Students enrolled in "Strategic Communication Campaigns" taught by Erin Szabo, CSB/SJU associate professor of communication, are raising brand awareness about the program to highlight issues of assault, violence and name-calling.
The brand aims to promote participation in a training program that has been developed by Lori Klapperich, CSB/SJU associate director of health promotions. This program encourages students to think critically and teaches strategies to intervene in challenging social situations.
"The training encourages talking about issues that go unarticulated and provides students with skills on how to intervene," Erin Noel, CSB/SJU senior said. "This campaign will underscore the meaning of what it means to be a Bennie and a Johnnie."
This course has an experiential learning component. This requires students to work with an outside organization to build professional and interpersonal relationships with community partners.
The partnership between Szabo and Klapperich started over 10 years ago when a group of students from Szabo's class started a campus campaign called "Stop @ Buzzed."
Their partnership is one of mutual respect and understanding.
"Lori provides students with the tools they need to conduct campaigns, while pushing students to independently problem solve," Szabo said. "It's the ideal educational balance, in my opinion."
"There is a lot of give and take between Erin and me," Klapperich said. "We hope to work together to solidify the partnership between students' understanding of the theoretical side and the learning side of branding."
Throughout the semester students have been collecting, planning and researching information to create a brand that will resonate with students. By conducting student focus groups, Szabo's class has helped Klapperich to further develop the training program to cater to students' needs.
"With students' help the training has evolved.
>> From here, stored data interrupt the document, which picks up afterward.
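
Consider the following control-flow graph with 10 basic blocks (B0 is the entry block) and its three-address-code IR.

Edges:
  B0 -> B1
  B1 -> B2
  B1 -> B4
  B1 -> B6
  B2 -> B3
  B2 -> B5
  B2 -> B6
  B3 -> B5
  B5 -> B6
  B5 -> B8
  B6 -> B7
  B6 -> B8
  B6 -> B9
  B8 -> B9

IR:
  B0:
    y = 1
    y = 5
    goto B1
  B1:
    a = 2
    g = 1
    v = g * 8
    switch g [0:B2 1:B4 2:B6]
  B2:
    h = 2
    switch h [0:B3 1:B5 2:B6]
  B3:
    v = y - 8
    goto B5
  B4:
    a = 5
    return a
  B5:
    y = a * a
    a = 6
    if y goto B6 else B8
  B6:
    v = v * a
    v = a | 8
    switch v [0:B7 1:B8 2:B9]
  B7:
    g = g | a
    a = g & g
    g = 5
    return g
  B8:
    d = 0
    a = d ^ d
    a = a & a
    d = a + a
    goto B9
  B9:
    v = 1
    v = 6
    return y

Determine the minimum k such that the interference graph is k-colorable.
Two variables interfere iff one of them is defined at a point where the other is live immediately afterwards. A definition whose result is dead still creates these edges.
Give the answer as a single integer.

Answer: 5

Working:
def/use:
  B0 def {y} use ∅
  B1 def {a,g,v} use ∅
  B2 def {h} use ∅
  B3 def {v} use {y}
  B4 def {a} use ∅
  B5 def {a,y} use {a}
  B6 def {v} use {a,v}
  B7 def {a,g} use {a,g}
  B8 def {a,d} use ∅
  B9 def {v} use {y}

Live sets:
  live B0: ∅→{y}
  live B1: {y}→{a,g,v,y}
  live B2: {a,g,v,y}→{a,g,v,y}
  live B3: {a,g,y}→{a,g,v}
  live B4: ∅→∅
  live B5: {a,g,v}→{a,g,v,y}
  live B6: {a,g,v,y}→{a,g,y}
  live B7: {a,g}→∅
  live B8: {y}→{y}
  live B9: {y}→∅

Conflict graph:
  a: {g,h,v,y}
  d: {y}
  g: {a,h,v,y}
  h: {a,g,v,y}
  v: {a,g,h,y}
  y: {a,d,g,h,v}

Registers:
  lower bound: {a,g,h,v,y} mutually conflict ⇒ χ ≥ 5
  5-colouring: r0={y}  r1={a,d}  r2={g}  r3={h}  r4={v}
  χ = 5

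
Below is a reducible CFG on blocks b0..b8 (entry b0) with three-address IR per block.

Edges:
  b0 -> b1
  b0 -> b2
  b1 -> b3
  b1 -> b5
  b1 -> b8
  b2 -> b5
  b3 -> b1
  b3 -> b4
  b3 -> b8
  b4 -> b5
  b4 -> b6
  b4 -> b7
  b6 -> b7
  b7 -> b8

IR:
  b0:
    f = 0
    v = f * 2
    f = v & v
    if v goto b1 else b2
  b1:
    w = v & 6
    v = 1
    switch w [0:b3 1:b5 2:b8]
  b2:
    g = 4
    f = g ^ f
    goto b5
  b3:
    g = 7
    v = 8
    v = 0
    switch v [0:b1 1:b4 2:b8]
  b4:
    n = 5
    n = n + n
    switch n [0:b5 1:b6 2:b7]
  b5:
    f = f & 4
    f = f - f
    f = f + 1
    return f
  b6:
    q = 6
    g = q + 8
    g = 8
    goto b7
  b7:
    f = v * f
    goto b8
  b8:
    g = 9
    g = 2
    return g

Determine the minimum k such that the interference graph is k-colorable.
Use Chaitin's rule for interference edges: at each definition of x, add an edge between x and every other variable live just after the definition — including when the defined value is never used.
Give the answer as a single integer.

Per-block:
  b0: def={f,v} ue=∅
  b1: def={v,w} ue={v}
  b2: def={f,g} ue={f}
  b3: def={g,v} ue=∅
  b4: def={n} ue=∅
  b5: def={f} ue={f}
  b6: def={g,q} ue=∅
  b7: def={f} ue={f,v}
  b8: def={g} ue=∅

Backward fixpoint:
  b0: in=∅ out={f,v}
  b1: in={f,v} out={f}
  b2: in={f} out={f}
  b3: in={f} out={f,v}
  b4: in={f,v} out={f,v}
  b5: in={f} out=∅
  b6: in={f,v} out={f,v}
  b7: in={f,v} out=∅
  b8: in=∅ out=∅

Interfere edges:
  f: {g,n,q,v,w}
  g: {f,v}
  n: {f,v}
  q: {f,v}
  v: {f,g,n,q,w}
  w: {f,v}

Chromatic number:
  clique {f,g,v} ⇒ need ≥ 3
  assign f→r0 g→r2 n→r2 q→r2 v→r1 w→r2 — no edge inside a register ⇒ χ ≤ 3
  χ = 3

Answer: 3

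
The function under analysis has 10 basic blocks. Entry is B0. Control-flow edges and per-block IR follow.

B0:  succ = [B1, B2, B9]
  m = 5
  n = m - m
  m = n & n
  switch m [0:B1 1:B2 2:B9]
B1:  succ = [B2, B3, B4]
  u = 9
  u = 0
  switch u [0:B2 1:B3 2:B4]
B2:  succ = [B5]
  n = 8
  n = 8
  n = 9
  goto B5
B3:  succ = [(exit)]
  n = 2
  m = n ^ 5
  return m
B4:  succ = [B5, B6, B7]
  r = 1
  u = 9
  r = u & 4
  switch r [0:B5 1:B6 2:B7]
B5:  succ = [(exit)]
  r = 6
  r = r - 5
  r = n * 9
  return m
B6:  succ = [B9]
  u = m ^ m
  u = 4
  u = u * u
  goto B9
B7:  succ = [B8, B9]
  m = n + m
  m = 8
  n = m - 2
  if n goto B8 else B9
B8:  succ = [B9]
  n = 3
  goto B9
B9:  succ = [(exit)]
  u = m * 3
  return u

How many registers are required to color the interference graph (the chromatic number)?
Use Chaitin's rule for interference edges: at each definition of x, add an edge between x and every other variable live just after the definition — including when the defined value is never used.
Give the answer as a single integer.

Answer: 3

Derivation:
Per-block:
  B0: def={m,n} ue=∅
  B1: def={u} ue=∅
  B2: def={n} ue=∅
  B3: def={m,n} ue=∅
  B4: def={r,u} ue=∅
  B5: def={r} ue={m,n}
  B6: def={u} ue={m}
  B7: def={m,n} ue={m,n}
  B8: def={n} ue=∅
  B9: def={u} ue={m}

Backward fixpoint:
  B0 li=∅ lo={m,n}
  B1 li={m,n} lo={m,n}
  B2 li={m} lo={m,n}
  B3 li=∅ lo=∅
  B4 li={m,n} lo={m,n}
  B5 li={m,n} lo=∅
  B6 li={m} lo={m}
  B7 li={m,n} lo={m}
  B8 li={m} lo={m}
  B9 li={m} lo=∅

Interfere edges:
  m: {n,r,u}
  n: {m,r,u}
  r: {m,n}
  u: {m,n}

Registers:
  {m,n,r} pairwise interfere (3-clique) ⇒ χ ≥ 3
  3-colouring: c0={m}  c1={n}  c2={r,u}
  χ = 3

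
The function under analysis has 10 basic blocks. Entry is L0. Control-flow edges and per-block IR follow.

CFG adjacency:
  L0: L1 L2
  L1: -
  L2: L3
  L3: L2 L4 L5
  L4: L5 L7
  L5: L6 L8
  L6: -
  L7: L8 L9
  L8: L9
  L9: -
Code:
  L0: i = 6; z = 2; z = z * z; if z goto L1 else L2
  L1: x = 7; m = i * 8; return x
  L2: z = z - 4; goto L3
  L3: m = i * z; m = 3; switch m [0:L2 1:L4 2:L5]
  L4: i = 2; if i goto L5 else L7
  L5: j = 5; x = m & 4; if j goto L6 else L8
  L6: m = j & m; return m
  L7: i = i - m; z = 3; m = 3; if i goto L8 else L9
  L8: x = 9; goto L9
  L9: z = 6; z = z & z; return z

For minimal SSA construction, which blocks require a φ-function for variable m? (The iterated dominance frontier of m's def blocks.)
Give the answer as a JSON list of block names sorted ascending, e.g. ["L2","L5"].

Answer: ["L2", "L8", "L9"]

Working:
idom tree: L1←L0 L2←L0 L3←L2 L4←L3 L5←L3 L6←L5 L7←L4 L8←L3 L9←L3
Dom at joins:
  L2: preds {L0,L3}: {L0} ∩ {L0,L2,L3} = {L0}; idom=L0
  L5: preds {L3,L4}: {L0,L2,L3} ∩ {L0,L2,L3,L4} = {L0,L2,L3}; idom=L3
  L8: preds {L5,L7}: {L0,L2,L3,L5} ∩ {L0,L2,L3,L4,L7} = {L0,L2,L3}; idom=L3
  L9: preds {L7,L8}: {L0,L2,L3,L4,L7} ∩ {L0,L2,L3,L8} = {L0,L2,L3}; idom=L3

DF walk-up:
  L2←L0: walk · to L0
  L2←L3: walk L3→L2 to L0
  L5←L3: walk · to L3
  L5←L4: walk L4 to L3
  L8←L5: walk L5 to L3
  L8←L7: walk L7→L4 to L3
  L9←L7: walk L7→L4 to L3
  L9←L8: walk L8 to L3
  DF(L0)=∅
  DF(L1)=∅
  DF(L2)={L2}
  DF(L3)={L2}
  DF(L4)={L5,L8,L9}
  DF(L5)={L8}
  DF(L6)=∅
  DF(L7)={L8,L9}
  DF(L8)={L9}
  DF(L9)=∅

φ for m: defs {L1,L3,L6,L7}
  DF⁺ = {L2,L8,L9}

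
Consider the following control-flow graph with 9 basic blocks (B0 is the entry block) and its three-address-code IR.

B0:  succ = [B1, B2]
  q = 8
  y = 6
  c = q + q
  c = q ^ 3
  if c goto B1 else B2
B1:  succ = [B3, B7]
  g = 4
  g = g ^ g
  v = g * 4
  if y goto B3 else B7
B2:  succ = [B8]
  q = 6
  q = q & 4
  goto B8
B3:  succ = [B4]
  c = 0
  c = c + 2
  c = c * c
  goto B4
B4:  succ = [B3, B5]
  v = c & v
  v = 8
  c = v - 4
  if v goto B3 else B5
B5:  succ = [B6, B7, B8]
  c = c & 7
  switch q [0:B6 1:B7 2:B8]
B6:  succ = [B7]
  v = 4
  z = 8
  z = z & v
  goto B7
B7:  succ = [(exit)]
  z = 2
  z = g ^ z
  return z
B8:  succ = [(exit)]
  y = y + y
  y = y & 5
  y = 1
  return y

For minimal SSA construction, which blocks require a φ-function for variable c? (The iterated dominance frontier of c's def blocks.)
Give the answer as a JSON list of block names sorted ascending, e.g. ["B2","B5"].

Answer: ["B3", "B7", "B8"]

Analysis:
idom tree: B1←B0 B2←B0 B3←B1 B4←B3 B5←B4 B6←B5 B7←B1 B8←B0
Dom∩ at merges:
  B3: preds {B1,B4}: {B0,B1} ∩ {B0,B1,B3,B4} = {B0,B1}; idom=B1
  B7: preds {B1,B5,B6}: {B0,B1} ∩ {B0,B1,B3,B4,B5} ∩ {B0,B1,B3,B4,B5,B6} = {B0,B1}; idom=B1
  B8: preds {B2,B5}: {B0,B2} ∩ {B0,B1,B3,B4,B5} = {B0}; idom=B0

Frontier:
  B3←B1: walk · to B1
  B3←B4: walk B4→B3 to B1
  B7←B1: walk · to B1
  B7←B5: walk B5→B4→B3 to B1
  B7←B6: walk B6→B5→B4→B3 to B1
  B8←B2: walk B2 to B0
  B8←B5: walk B5→B4→B3→B1 to B0
  DF(B0)=∅
  DF(B1)={B8}
  DF(B2)={B8}
  DF(B3)={B3,B7,B8}
  DF(B4)={B3,B7,B8}
  DF(B5)={B7,B8}
  DF(B6)={B7}
  DF(B7)=∅
  DF(B8)=∅

φ for c: defs {B0,B3,B4,B5}
  DF⁺ = {B3,B7,B8}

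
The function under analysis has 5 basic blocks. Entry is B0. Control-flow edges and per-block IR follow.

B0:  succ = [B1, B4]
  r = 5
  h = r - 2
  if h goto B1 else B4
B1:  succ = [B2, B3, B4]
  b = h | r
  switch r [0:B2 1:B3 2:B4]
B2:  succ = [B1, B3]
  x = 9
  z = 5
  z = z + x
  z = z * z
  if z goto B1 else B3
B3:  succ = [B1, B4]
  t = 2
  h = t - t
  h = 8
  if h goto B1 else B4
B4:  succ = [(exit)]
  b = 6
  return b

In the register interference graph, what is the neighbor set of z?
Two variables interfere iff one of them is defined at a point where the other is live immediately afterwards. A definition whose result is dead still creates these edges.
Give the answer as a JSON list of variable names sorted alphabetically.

Answer: ["h", "r", "x"]

Working:
def/use:
  B0: {h,r} / ∅
  B1: {b} / {h,r}
  B2: {x,z} / ∅
  B3: {h,t} / ∅
  B4: {b} / ∅

Liveness:
  live B0: ∅→{h,r}
  live B1: {h,r}→{h,r}
  live B2: {h,r}→{h,r}
  live B3: {r}→{h,r}
  live B4: ∅→∅

Conflict graph:
  b — {h,r}
  h — {b,r,x,z}
  r — {b,h,t,x,z}
  t — {r}
  x — {h,r,z}
  z — {h,r,x}

N(z) = ["h", "r", "x"]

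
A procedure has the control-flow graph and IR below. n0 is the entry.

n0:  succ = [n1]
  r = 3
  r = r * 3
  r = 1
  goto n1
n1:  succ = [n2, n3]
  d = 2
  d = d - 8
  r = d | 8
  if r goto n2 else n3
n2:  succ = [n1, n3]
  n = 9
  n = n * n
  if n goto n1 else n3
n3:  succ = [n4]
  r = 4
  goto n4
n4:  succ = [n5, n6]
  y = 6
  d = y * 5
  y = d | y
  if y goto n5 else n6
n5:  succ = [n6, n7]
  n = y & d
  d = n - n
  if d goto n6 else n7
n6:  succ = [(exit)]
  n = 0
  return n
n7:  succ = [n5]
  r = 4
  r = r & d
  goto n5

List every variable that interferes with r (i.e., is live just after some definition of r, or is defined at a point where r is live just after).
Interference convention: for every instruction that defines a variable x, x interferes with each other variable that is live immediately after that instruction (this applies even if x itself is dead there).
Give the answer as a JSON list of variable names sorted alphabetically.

def/use:
  n0: {r} / ∅
  n1: {d,r} / ∅
  n2: {n} / ∅
  n3: {r} / ∅
  n4: {d,y} / ∅
  n5: {d,n} / {d,y}
  n6: {n} / ∅
  n7: {r} / {d}

Backward fixpoint:
  live n0: ∅→∅
  live n1: ∅→∅
  live n2: ∅→∅
  live n3: ∅→∅
  live n4: ∅→{d,y}
  live n5: {d,y}→{d,y}
  live n6: ∅→∅
  live n7: {d,y}→{d,y}

Interference:
  d↔{r,y}
  n↔{y}
  r↔{d,y}
  y↔{d,n,r}

N(r) = ["d", "y"]

Answer: ["d", "y"]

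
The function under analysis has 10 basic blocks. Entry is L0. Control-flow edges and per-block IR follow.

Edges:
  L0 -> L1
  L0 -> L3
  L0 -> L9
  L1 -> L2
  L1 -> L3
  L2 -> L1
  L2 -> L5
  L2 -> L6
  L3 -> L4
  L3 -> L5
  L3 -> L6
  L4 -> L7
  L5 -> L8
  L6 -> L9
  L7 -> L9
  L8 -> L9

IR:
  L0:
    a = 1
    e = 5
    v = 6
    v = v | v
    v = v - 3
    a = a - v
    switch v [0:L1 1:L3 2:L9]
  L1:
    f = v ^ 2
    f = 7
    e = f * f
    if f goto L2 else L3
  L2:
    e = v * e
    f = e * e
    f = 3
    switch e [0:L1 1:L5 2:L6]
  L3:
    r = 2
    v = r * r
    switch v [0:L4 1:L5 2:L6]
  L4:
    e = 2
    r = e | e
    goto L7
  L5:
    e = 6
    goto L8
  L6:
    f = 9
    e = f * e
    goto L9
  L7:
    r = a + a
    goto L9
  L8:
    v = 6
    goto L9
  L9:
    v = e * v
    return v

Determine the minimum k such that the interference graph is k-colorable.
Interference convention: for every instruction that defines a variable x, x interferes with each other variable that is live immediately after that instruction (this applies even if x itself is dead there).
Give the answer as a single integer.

Block summaries:
  L0 def {a,e,v} use ∅
  L1 def {e,f} use {v}
  L2 def {e,f} use {e,v}
  L3 def {r,v} use ∅
  L4 def {e,r} use ∅
  L5 def {e} use ∅
  L6 def {e,f} use {e}
  L7 def {r} use {a}
  L8 def {v} use ∅
  L9 def {v} use {e,v}

Live sets:
  live L0: ∅→{a,e,v}
  live L1: {a,v}→{a,e,v}
  live L2: {a,e,v}→{a,e,v}
  live L3: {a,e}→{a,e,v}
  live L4: {a,v}→{a,e,v}
  live L5: ∅→{e}
  live L6: {e,v}→{e,v}
  live L7: {a,e,v}→{e,v}
  live L8: {e}→{e,v}
  live L9: {e,v}→∅

Conflict graph:
  a: {e,f,r,v}
  e: {a,f,r,v}
  f: {a,e,v}
  r: {a,e,v}
  v: {a,e,f,r}

Colouring:
  clique {a,e,f,v} ⇒ need ≥ 4
  assign a→R0 e→R1 f→R3 r→R3 v→R2 — no edge inside a register ⇒ χ ≤ 4
  χ = 4

Answer: 4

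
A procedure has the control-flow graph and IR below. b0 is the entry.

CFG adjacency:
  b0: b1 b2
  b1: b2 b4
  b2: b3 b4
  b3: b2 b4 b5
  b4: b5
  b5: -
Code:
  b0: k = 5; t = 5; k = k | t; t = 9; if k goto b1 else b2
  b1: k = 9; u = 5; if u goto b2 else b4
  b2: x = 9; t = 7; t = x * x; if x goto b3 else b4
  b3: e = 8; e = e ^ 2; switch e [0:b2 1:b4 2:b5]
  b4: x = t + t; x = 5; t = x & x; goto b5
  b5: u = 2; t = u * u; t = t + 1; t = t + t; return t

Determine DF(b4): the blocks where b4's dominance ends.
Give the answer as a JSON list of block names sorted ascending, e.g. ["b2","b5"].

Answer: ["b5"]

Derivation:
idom tree: b1←b0 b2←b0 b3←b2 b4←b0 b5←b0
Dom at joins:
  b2: preds {b0,b1,b3}: {b0} ∩ {b0,b1} ∩ {b0,b2,b3} = {b0}; idom=b0
  b4: preds {b1,b2,b3}: {b0,b1} ∩ {b0,b2} ∩ {b0,b2,b3} = {b0}; idom=b0
  b5: preds {b3,b4}: {b0,b2,b3} ∩ {b0,b4} = {b0}; idom=b0

DF derivation:
  join b2 pred b0: · stop@b0
  join b2 pred b1: b1 stop@b0
  join b2 pred b3: b3→b2 stop@b0
  join b4 pred b1: b1 stop@b0
  join b4 pred b2: b2 stop@b0
  join b4 pred b3: b3→b2 stop@b0
  join b5 pred b3: b3→b2 stop@b0
  join b5 pred b4: b4 stop@b0
  b0 → ∅
  b1 → {b2,b4}
  b2 → {b2,b4,b5}
  b3 → {b2,b4,b5}
  b4 → {b5}
  b5 → ∅

DF(b4) = ["b5"]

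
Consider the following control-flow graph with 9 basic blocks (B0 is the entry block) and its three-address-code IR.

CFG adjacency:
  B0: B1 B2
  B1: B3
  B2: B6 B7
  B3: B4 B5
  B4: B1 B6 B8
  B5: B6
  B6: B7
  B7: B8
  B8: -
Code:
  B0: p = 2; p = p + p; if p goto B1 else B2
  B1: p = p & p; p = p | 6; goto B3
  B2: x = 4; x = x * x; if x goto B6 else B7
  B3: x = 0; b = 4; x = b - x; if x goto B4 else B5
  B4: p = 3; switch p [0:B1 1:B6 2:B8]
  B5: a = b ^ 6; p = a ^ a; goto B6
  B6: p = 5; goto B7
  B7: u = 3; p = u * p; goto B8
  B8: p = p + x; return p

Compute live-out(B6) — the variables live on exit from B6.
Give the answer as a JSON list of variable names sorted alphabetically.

Answer: ["p", "x"]

Derivation:
def/use:
  B0: {p} / ∅
  B1: {p} / {p}
  B2: {x} / ∅
  B3: {b,x} / ∅
  B4: {p} / ∅
  B5: {a,p} / {b}
  B6: {p} / ∅
  B7: {p,u} / {p}
  B8: {p} / {p,x}

Liveness:
  B0: in=∅ out={p}
  B1: in={p} out=∅
  B2: in={p} out={p,x}
  B3: in=∅ out={b,x}
  B4: in={x} out={p,x}
  B5: in={b,x} out={x}
  B6: in={x} out={p,x}
  B7: in={p,x} out={p,x}
  B8: in={p,x} out=∅

live-out(B6) = ["p", "x"]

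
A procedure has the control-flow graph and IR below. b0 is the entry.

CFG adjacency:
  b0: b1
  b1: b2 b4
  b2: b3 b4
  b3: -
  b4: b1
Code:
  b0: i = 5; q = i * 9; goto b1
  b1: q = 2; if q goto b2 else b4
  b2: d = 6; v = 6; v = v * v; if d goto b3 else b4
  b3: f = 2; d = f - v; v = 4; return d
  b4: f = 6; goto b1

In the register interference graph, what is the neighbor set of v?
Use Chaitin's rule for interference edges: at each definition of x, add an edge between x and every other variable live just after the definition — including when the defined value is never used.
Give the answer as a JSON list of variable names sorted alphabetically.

Block summaries:
  b0 def {i,q} use ∅
  b1 def {q} use ∅
  b2 def {d,v} use ∅
  b3 def {d,f,v} use {v}
  b4 def {f} use ∅

Backward fixpoint:
  live b0: ∅→∅
  live b1: ∅→∅
  live b2: ∅→{v}
  live b3: {v}→∅
  live b4: ∅→∅

Interfere edges:
  d↔{v}
  f↔{v}
  i↔∅
  q↔∅
  v↔{d,f}

N(v) = ["d", "f"]

Answer: ["d", "f"]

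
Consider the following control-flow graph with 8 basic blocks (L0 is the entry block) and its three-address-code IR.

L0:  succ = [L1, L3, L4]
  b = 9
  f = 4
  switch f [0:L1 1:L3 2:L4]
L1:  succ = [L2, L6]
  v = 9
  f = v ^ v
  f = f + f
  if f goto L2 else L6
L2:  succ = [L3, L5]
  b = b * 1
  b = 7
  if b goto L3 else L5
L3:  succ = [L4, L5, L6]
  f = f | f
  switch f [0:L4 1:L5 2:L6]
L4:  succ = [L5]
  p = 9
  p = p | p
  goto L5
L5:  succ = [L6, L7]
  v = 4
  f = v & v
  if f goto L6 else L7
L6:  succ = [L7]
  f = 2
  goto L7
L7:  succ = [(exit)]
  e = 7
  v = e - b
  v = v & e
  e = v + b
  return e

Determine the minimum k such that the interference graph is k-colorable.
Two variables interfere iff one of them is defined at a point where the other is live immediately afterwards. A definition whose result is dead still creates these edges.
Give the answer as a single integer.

Answer: 3

Derivation:
Block summaries:
  L0: def={b,f} ue=∅
  L1: def={f,v} ue=∅
  L2: def={b} ue={b}
  L3: def={f} ue={f}
  L4: def={p} ue=∅
  L5: def={f,v} ue=∅
  L6: def={f} ue=∅
  L7: def={e,v} ue={b}

Backward fixpoint:
  L0: in=∅ out={b,f}
  L1: in={b} out={b,f}
  L2: in={b,f} out={b,f}
  L3: in={b,f} out={b}
  L4: in={b} out={b}
  L5: in={b} out={b}
  L6: in={b} out={b}
  L7: in={b} out=∅

Conflict graph:
  b: {e,f,p,v}
  e: {b,v}
  f: {b}
  p: {b}
  v: {b,e}

Registers:
  clique {b,e,v} ⇒ need ≥ 3
  3-colouring: c0={b}  c1={e,f,p}  c2={v}
  χ = 3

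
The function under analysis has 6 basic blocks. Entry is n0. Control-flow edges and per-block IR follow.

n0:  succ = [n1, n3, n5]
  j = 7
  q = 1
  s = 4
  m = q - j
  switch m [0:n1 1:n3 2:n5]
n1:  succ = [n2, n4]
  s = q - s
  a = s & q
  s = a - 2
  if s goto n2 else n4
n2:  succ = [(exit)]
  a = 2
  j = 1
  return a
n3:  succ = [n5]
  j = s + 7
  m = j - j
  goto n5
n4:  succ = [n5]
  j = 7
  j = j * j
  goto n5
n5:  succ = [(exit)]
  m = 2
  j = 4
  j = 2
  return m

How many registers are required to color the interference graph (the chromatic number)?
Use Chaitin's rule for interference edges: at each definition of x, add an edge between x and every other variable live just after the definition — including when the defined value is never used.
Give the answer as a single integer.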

It is a learning piece that does not remain static," Klapperich said.
"Students are a wonderful asset to this type of campaign," Szabo said. "They are able to tap into the life experiences, emotional connections and general interests of their peers in a more meaningful way than can professors or administrators."
The hope for students, Szabo and Klapperich is that the brand will promote the training program and lay the groundwork for a campaign that will connect the two.
"This course is one of my favorite courses to teach, because it is immensely rewarding to see students become so vested in their own creation," Szabo said. "When you spend so much time gaining a deep understanding of an issue, you can't help but become passionate about it."